Corollary 5.3.1.22. Let $U: \operatorname{\mathcal{E}}\rightarrow \operatorname{\mathcal{C}}$ be a cocartesian fibration of $\infty $-categories, let $U': \operatorname{\mathcal{E}}' \rightarrow \operatorname{\mathcal{C}}$ be a left fibration of $\infty $-categories, and let $X$ be an initial object of $\operatorname{\mathcal{E}}'$. Then evaluation at $X$ induces a trivial Kan fibration of $\infty $-categories
$\Newextarrow{\xhookrightarrow}{10,10}{0x21AA}$
\[ \operatorname{ev}_{X}: \operatorname{Fun}_{ / \operatorname{\mathcal{C}}}^{\operatorname{CCart}}( \operatorname{\mathcal{E}}', \operatorname{\mathcal{E}}) \rightarrow \{ X\} \times _{\operatorname{\mathcal{C}}} \operatorname{\mathcal{E}}. \]

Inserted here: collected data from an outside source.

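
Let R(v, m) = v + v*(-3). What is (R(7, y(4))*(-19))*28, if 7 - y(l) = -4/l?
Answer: 7448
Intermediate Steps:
y(l) = 7 + 4/l (y(l) = 7 - (-4)/l = 7 + 4/l)
R(v, m) = -2*v (R(v, m) = v - 3*v = -2*v)
(R(7, y(4))*(-19))*28 = (-2*7*(-19))*28 = -14*(-19)*28 = 266*28 = 7448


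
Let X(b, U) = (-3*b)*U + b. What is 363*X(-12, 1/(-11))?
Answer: -5544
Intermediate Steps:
X(b, U) = b - 3*U*b (X(b, U) = -3*U*b + b = b - 3*U*b)
363*X(-12, 1/(-11)) = 363*(-12*(1 - 3/(-11))) = 363*(-12*(1 - 3*(-1)/11)) = 363*(-12*(1 - 3*(-1/11))) = 363*(-12*(1 + 3/11)) = 363*(-12*14/11) = 363*(-168/11) = -5544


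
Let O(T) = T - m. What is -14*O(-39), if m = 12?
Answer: 714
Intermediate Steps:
O(T) = -12 + T (O(T) = T - 1*12 = T - 12 = -12 + T)
-14*O(-39) = -14*(-12 - 39) = -14*(-51) = 714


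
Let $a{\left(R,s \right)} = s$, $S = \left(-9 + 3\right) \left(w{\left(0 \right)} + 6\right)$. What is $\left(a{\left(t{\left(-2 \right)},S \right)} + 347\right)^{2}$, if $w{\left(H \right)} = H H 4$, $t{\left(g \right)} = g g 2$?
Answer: $96721$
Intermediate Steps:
$t{\left(g \right)} = 2 g^{2}$ ($t{\left(g \right)} = g^{2} \cdot 2 = 2 g^{2}$)
$w{\left(H \right)} = 4 H^{2}$ ($w{\left(H \right)} = H^{2} \cdot 4 = 4 H^{2}$)
$S = -36$ ($S = \left(-9 + 3\right) \left(4 \cdot 0^{2} + 6\right) = - 6 \left(4 \cdot 0 + 6\right) = - 6 \left(0 + 6\right) = \left(-6\right) 6 = -36$)
$\left(a{\left(t{\left(-2 \right)},S \right)} + 347\right)^{2} = \left(-36 + 347\right)^{2} = 311^{2} = 96721$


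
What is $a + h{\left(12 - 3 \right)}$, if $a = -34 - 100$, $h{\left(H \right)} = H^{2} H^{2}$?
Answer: $6427$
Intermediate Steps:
$h{\left(H \right)} = H^{4}$
$a = -134$ ($a = -34 - 100 = -134$)
$a + h{\left(12 - 3 \right)} = -134 + \left(12 - 3\right)^{4} = -134 + 9^{4} = -134 + 6561 = 6427$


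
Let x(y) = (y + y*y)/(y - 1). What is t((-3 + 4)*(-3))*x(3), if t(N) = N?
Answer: -18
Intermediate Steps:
x(y) = (y + y**2)/(-1 + y)
t((-3 + 4)*(-3))*x(3) = ((-3 + 4)*(-3))*(3*(1 + 3)/(-1 + 3)) = (1*(-3))*(3*4/2) = -9*4/2 = -3*6 = -18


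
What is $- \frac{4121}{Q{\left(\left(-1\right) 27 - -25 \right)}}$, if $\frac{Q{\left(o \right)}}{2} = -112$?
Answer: $\frac{4121}{224} \approx 18.397$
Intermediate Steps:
$Q{\left(o \right)} = -224$ ($Q{\left(o \right)} = 2 \left(-112\right) = -224$)
$- \frac{4121}{Q{\left(\left(-1\right) 27 - -25 \right)}} = - \frac{4121}{-224} = \left(-4121\right) \left(- \frac{1}{224}\right) = \frac{4121}{224}$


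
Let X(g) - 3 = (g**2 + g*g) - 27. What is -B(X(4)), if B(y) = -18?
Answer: 18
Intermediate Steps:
X(g) = -24 + 2*g**2 (X(g) = 3 + ((g**2 + g*g) - 27) = 3 + ((g**2 + g**2) - 27) = 3 + (2*g**2 - 27) = 3 + (-27 + 2*g**2) = -24 + 2*g**2)
-B(X(4)) = -1*(-18) = 18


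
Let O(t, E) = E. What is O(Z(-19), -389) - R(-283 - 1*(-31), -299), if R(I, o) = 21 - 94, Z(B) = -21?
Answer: -316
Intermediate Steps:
R(I, o) = -73
O(Z(-19), -389) - R(-283 - 1*(-31), -299) = -389 - 1*(-73) = -389 + 73 = -316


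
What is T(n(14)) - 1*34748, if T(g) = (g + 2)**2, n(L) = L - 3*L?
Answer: -34072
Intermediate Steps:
n(L) = -2*L
T(g) = (2 + g)**2
T(n(14)) - 1*34748 = (2 - 2*14)**2 - 1*34748 = (2 - 28)**2 - 34748 = (-26)**2 - 34748 = 676 - 34748 = -34072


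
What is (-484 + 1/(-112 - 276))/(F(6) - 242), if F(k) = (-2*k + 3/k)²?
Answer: 187793/42583 ≈ 4.4100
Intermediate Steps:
(-484 + 1/(-112 - 276))/(F(6) - 242) = (-484 + 1/(-112 - 276))/((-3 + 2*6²)²/6² - 242) = (-484 + 1/(-388))/((-3 + 2*36)²/36 - 242) = (-484 - 1/388)/((-3 + 72)²/36 - 242) = -187793/(388*((1/36)*69² - 242)) = -187793/(388*((1/36)*4761 - 242)) = -187793/(388*(529/4 - 242)) = -187793/(388*(-439/4)) = -187793/388*(-4/439) = 187793/42583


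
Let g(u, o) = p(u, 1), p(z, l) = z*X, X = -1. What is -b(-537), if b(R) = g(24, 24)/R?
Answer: -8/179 ≈ -0.044693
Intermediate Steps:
p(z, l) = -z (p(z, l) = z*(-1) = -z)
g(u, o) = -u
b(R) = -24/R (b(R) = (-1*24)/R = -24/R)
-b(-537) = -(-24)/(-537) = -(-24)*(-1)/537 = -1*8/179 = -8/179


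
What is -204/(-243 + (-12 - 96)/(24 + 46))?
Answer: 2380/2853 ≈ 0.83421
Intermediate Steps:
-204/(-243 + (-12 - 96)/(24 + 46)) = -204/(-243 - 108/70) = -204/(-243 - 108*1/70) = -204/(-243 - 54/35) = -204/(-8559/35) = -35/8559*(-204) = 2380/2853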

Proof. By virtue of Remark 5.3.1.13, we can replace $U$ by the projection map $\operatorname{\mathcal{E}}' \times _{\operatorname{\mathcal{C}}} \operatorname{\mathcal{E}}\rightarrow \operatorname{\mathcal{E}}'$ and thereby reduce to the case where $U'$ is the identity map. In this case, the desired result follows from Proposition 5.3.1.21, since the inclusion map $\{ X\} \hookrightarrow \operatorname{\mathcal{E}}'$ is left anodyne (Corollary 4.6.7.24). $\square$